Сколько мы в ту зиму ни топили печь, окна в нашем доме-мельнице не оттаивали. Так вот заиндевелые стёкла и были моей грифельной доской, а маменькин палец в напёрстке — грифелем. Найдётся ли ещё где в целом мире пусть даже из бриллианта выточенный карандаш, что был бы дороже того худенького, почерневшего в работе, покрасневшего от ледяной воды, погрубевшего от колючего ветра пальца, который, не зная устали, и после стряпни, и мытья посуды на кухне, и стирки, постукивая, чертил письмена на заиндевелом окне? Найдётся ли ещё где в целом мире самый лучший писарь, что смог бы сравниться почерком с красотой тех странных каракулей, кривых, хромых и кособоких, напоминающих прихотливые росчерки конькобежцев на льду?

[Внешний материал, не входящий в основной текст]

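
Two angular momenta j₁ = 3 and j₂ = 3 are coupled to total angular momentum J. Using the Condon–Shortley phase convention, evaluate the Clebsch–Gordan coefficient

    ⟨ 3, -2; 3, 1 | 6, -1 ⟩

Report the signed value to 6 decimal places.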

Пришлось нам в ту зиму и поплакать и посмеяться. Были такие злые, упрямые буквы, которые не хотели удаваться даже моей наставнице, а были милые, бравые, приветливые, являвшиеся на свет по первому зову даже под моими неловкими пальцами. Букве «д», например, я ни за что не прощу слёз, которых из-за неё столько пролили самые дорогие для меня на свете глаза. А при виде «о» я всегда буду вспоминать ласковые, приветливые мамины губы. Эта буква была самой простой, самой доброй, самой любимой. Я мог написать её даже ртом, нужно было только поближе приникнуть к окну и подышать на стекло. Один раз за этим занятием я приморозил к стеклу кончик носа, но отец утешил меня, сказав, что, если у меня хоть и полноса отмёрзнет, оставшегося мне всё равно вполне хватит.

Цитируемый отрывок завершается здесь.